それから十数年を経た2007年、李政美さんのコンサートにでかけたきっかけは写真家の大西暢夫さんの完成させた映画「水になった村」の挿入歌として李さんの「星めぐりのうた」はどうかしら、というので3月31日のコンサートで聴いてきます、という大西さんの話を聞いて。たまたまこの日、季節ごとに下北沢のライブハウスで催される沢知惠さんのライヴのチケットがとってあって、(沢さんの話はまたいずれ。)これもたまたまですが、開始時間が5時から、と早めで、かつ、この下北沢でのライヴで沢さんは終演と共にその余韻を一人かみしめるために即座に立ち去ることを習いとするということを知っていたので、確か7時の開演だった李さんのコンサートに行くことができたのです。遅れても、と思ってそれでも急ぎ足で移動したのですが、これも幸いなことに音響機器のトラブルだったかしら、何か理由があって開演時間が押していました。着いた時に1曲目を歌い終わり、李さんが遅れた経緯を説明していたのです。会場最後列での立ち見でした。

岐阜県でのコンサートだから、という選曲だったのでしょうか?
この日、歌い終わった李さんは、友人大西暢夫さんが撮った「水になった村」の全編にこの「星めぐりのうた」が
使われていること、映画は水に沈んだ徳山村にダム建設が決まった後にも住み続けたじじばばを大西さんが訪ね続け撮り続けて生まれたものであることを話されました。
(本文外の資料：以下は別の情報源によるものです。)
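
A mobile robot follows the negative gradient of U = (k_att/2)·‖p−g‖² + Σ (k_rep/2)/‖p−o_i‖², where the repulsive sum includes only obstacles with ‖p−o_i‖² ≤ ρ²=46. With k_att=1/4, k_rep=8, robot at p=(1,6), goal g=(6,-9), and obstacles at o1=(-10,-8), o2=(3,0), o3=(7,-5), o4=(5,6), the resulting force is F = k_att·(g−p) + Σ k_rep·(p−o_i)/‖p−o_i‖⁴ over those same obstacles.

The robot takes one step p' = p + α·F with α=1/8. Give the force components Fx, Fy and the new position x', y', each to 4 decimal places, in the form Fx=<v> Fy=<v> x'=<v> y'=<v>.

F_att = 1/4·(g−p) = 1/4·(5,-15) = (1.2500,-3.7500)
o1: d²=317 > ρ²=46 → inactive
o2: d²=40 ≤ ρ²=46; F_rep = 8·(-2,6)/40² = (-0.0100,0.0300)
o3: d²=157 > ρ²=46 → inactive
o4: d²=16 ≤ ρ²=46; F_rep = 8·(-4,0)/16² = (-0.1250,0.0000)
F = F_att + ΣF_rep = (1.1150,-3.7200)
p' = p + 1/8·F = (1.1394,5.5350)

Fx=1.1150 Fy=-3.7200 x'=1.1394 y'=5.5350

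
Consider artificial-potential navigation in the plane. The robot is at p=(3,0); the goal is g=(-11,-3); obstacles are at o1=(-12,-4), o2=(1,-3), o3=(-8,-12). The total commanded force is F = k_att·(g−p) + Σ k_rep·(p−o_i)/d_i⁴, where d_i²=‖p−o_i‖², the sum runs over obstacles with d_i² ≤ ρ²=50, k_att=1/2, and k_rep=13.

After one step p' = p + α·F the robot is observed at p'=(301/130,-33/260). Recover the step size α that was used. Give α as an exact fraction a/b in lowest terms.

F_att = 1/2·(g−p) = 1/2·(-14,-3) = (-7.0000,-1.5000)
o1: d²=241 > ρ²=50 → inactive
o2: d²=13 ≤ ρ²=50; F_rep = 13·(2,3)/13² = (0.1538,0.2308)
o3: d²=265 > ρ²=50 → inactive
F = F_att + ΣF_rep = (-6.8462,-1.2692)
Δp = p'−p = (-0.6846,-0.1269); α = Δx/Fx = (-89/130) / (-89/13) = 1/10
check: Δy/Fy = (-33/260) / (-33/26) = 1/10 ✓

α = 1/10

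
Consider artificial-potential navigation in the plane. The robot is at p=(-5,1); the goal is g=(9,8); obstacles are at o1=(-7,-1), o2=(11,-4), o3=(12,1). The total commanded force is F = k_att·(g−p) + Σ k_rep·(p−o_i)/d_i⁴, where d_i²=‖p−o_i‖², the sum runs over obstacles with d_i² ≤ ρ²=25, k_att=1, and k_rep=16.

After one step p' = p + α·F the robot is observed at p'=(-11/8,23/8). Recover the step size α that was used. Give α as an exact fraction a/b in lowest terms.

F_att = 1·(g−p) = 1·(14,7) = (14.0000,7.0000)
o1: d²=8 ≤ ρ²=25; F_rep = 16·(2,2)/8² = (0.5000,0.5000)
o2: d²=281 > ρ²=25 → inactive
o3: d²=289 > ρ²=25 → inactive
F = F_att + ΣF_rep = (14.5000,7.5000)
Δp = p'−p = (3.6250,1.8750); α = Δx/Fx = (29/8) / (29/2) = 1/4
check: Δy/Fy = (15/8) / (15/2) = 1/4 ✓

α = 1/4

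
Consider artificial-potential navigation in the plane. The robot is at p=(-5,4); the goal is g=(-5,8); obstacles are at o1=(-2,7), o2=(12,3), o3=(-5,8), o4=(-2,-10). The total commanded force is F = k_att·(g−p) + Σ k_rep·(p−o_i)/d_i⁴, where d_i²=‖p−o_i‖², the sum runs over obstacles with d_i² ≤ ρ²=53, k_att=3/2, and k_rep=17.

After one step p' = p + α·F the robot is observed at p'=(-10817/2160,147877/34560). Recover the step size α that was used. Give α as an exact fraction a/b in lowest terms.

F_att = 3/2·(g−p) = 3/2·(0,4) = (0.0000,6.0000)
o1: d²=18 ≤ ρ²=53; F_rep = 17·(-3,-3)/18² = (-0.1574,-0.1574)
o2: d²=290 > ρ²=53 → inactive
o3: d²=16 ≤ ρ²=53; F_rep = 17·(0,-4)/16² = (0.0000,-0.2656)
o4: d²=205 > ρ²=53 → inactive
F = F_att + ΣF_rep = (-0.1574,5.5770)
Δp = p'−p = (-0.0079,0.2788); α = Δx/Fx = (-17/2160) / (-17/108) = 1/20
check: Δy/Fy = (9637/34560) / (9637/1728) = 1/20 ✓

α = 1/20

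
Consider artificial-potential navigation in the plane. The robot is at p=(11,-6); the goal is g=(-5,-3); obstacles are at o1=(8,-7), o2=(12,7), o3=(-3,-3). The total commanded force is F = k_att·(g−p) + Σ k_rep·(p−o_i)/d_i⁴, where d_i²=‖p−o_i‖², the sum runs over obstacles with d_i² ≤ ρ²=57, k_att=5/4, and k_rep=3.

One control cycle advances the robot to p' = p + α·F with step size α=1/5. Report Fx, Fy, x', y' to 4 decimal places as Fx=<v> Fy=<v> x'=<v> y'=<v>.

F_att = 5/4·(g−p) = 5/4·(-16,3) = (-20.0000,3.7500)
o1: d²=10 ≤ ρ²=57; F_rep = 3·(3,1)/10² = (0.0900,0.0300)
o2: d²=170 > ρ²=57 → inactive
o3: d²=205 > ρ²=57 → inactive
F = F_att + ΣF_rep = (-19.9100,3.7800)
p' = p + 1/5·F = (7.0180,-5.2440)

Fx=-19.9100 Fy=3.7800 x'=7.0180 y'=-5.2440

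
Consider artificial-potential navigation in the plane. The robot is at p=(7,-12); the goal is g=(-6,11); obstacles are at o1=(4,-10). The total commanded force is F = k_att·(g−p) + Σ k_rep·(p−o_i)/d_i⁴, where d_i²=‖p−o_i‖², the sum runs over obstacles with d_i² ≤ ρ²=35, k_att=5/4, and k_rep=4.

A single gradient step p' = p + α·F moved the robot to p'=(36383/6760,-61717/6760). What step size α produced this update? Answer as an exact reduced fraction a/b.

F_att = 5/4·(g−p) = 5/4·(-13,23) = (-16.2500,28.7500)
o1: d²=13 ≤ ρ²=35; F_rep = 4·(3,-2)/13² = (0.0710,-0.0473)
F = F_att + ΣF_rep = (-16.1790,28.7027)
Δp = p'−p = (-1.6179,2.8703); α = Δx/Fx = (-10937/6760) / (-10937/676) = 1/10
check: Δy/Fy = (19403/6760) / (19403/676) = 1/10 ✓

α = 1/10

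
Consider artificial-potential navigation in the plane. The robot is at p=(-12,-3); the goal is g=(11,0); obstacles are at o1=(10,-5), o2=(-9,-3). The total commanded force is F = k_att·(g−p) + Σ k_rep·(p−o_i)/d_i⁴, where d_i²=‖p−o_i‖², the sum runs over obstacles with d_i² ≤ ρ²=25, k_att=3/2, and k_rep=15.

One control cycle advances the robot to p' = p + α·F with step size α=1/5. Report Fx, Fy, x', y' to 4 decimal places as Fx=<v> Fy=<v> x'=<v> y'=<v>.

F_att = 3/2·(g−p) = 3/2·(23,3) = (34.5000,4.5000)
o1: d²=488 > ρ²=25 → inactive
o2: d²=9 ≤ ρ²=25; F_rep = 15·(-3,0)/9² = (-0.5556,0.0000)
F = F_att + ΣF_rep = (33.9444,4.5000)
p' = p + 1/5·F = (-5.2111,-2.1000)

Fx=33.9444 Fy=4.5000 x'=-5.2111 y'=-2.1000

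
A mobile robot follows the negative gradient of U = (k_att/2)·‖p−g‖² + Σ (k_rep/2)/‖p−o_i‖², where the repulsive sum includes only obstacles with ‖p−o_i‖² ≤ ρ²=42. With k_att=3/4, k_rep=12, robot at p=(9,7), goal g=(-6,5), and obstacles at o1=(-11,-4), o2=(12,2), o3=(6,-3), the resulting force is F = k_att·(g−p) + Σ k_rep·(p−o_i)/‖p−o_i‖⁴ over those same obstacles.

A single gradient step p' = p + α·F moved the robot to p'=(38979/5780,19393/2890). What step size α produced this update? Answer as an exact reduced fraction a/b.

F_att = 3/4·(g−p) = 3/4·(-15,-2) = (-11.2500,-1.5000)
o1: d²=521 > ρ²=42 → inactive
o2: d²=34 ≤ ρ²=42; F_rep = 12·(-3,5)/34² = (-0.0311,0.0519)
o3: d²=109 > ρ²=42 → inactive
F = F_att + ΣF_rep = (-11.2811,-1.4481)
Δp = p'−p = (-2.2562,-0.2896); α = Δx/Fx = (-13041/5780) / (-13041/1156) = 1/5
check: Δy/Fy = (-837/2890) / (-837/578) = 1/5 ✓

α = 1/5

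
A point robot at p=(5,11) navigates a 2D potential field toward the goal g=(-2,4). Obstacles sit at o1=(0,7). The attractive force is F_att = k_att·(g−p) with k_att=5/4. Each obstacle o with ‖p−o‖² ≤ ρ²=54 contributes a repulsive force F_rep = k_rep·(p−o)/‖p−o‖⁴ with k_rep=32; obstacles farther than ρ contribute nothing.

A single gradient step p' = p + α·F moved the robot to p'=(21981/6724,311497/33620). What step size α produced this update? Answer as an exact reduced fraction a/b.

F_att = 5/4·(g−p) = 5/4·(-7,-7) = (-8.7500,-8.7500)
o1: d²=41 ≤ ρ²=54; F_rep = 32·(5,4)/41² = (0.0952,0.0761)
F = F_att + ΣF_rep = (-8.6548,-8.6739)
Δp = p'−p = (-1.7310,-1.7348); α = Δx/Fx = (-11639/6724) / (-58195/6724) = 1/5
check: Δy/Fy = (-58323/33620) / (-58323/6724) = 1/5 ✓

α = 1/5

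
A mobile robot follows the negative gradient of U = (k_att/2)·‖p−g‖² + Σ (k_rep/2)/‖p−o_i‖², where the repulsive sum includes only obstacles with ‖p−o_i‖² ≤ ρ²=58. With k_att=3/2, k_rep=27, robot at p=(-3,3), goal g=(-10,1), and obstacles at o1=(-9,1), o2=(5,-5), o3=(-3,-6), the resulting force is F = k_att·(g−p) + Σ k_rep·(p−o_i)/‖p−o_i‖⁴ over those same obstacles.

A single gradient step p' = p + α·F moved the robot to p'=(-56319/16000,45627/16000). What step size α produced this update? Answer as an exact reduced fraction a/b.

α = 1/20

F_att = 3/2·(g−p) = 3/2·(-7,-2) = (-10.5000,-3.0000)
o1: d²=40 ≤ ρ²=58; F_rep = 27·(6,2)/40² = (0.1013,0.0338)
o2: d²=128 > ρ²=58 → inactive
o3: d²=81 > ρ²=58 → inactive
F = F_att + ΣF_rep = (-10.3987,-2.9663)
Δp = p'−p = (-0.5199,-0.1483); α = Δx/Fx = (-8319/16000) / (-8319/800) = 1/20
check: Δy/Fy = (-2373/16000) / (-2373/800) = 1/20 ✓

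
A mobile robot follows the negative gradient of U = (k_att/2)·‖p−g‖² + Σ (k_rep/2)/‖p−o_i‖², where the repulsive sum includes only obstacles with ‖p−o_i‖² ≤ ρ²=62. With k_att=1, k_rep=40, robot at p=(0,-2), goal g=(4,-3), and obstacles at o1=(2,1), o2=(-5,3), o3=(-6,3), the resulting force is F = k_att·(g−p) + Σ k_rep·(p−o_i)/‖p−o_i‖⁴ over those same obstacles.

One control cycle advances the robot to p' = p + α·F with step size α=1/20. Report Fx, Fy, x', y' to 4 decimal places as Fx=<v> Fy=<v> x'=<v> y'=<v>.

Fx=3.6711 Fy=-1.8438 x'=0.1836 y'=-2.0922

F_att = 1·(g−p) = 1·(4,-1) = (4.0000,-1.0000)
o1: d²=13 ≤ ρ²=62; F_rep = 40·(-2,-3)/13² = (-0.4734,-0.7101)
o2: d²=50 ≤ ρ²=62; F_rep = 40·(5,-5)/50² = (0.0800,-0.0800)
o3: d²=61 ≤ ρ²=62; F_rep = 40·(6,-5)/61² = (0.0645,-0.0537)
F = F_att + ΣF_rep = (3.6711,-1.8438)
p' = p + 1/20·F = (0.1836,-2.0922)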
DSCN0960_R.jpgこの日もアリランメドレーに使われたチャング。

DSCN0963_convert_20111114104743.jpg
インドの楽器 タンプーラ。

ピアノの竹田裕美子さん、ヴァイオリンの向島ゆり子さんと、政美さんの「女3人だといいんですよ。」の言葉通り
気の張らない、でも存分に楽しんでいるいい空気が聴いている私たちも包んでくれているようなステージでした。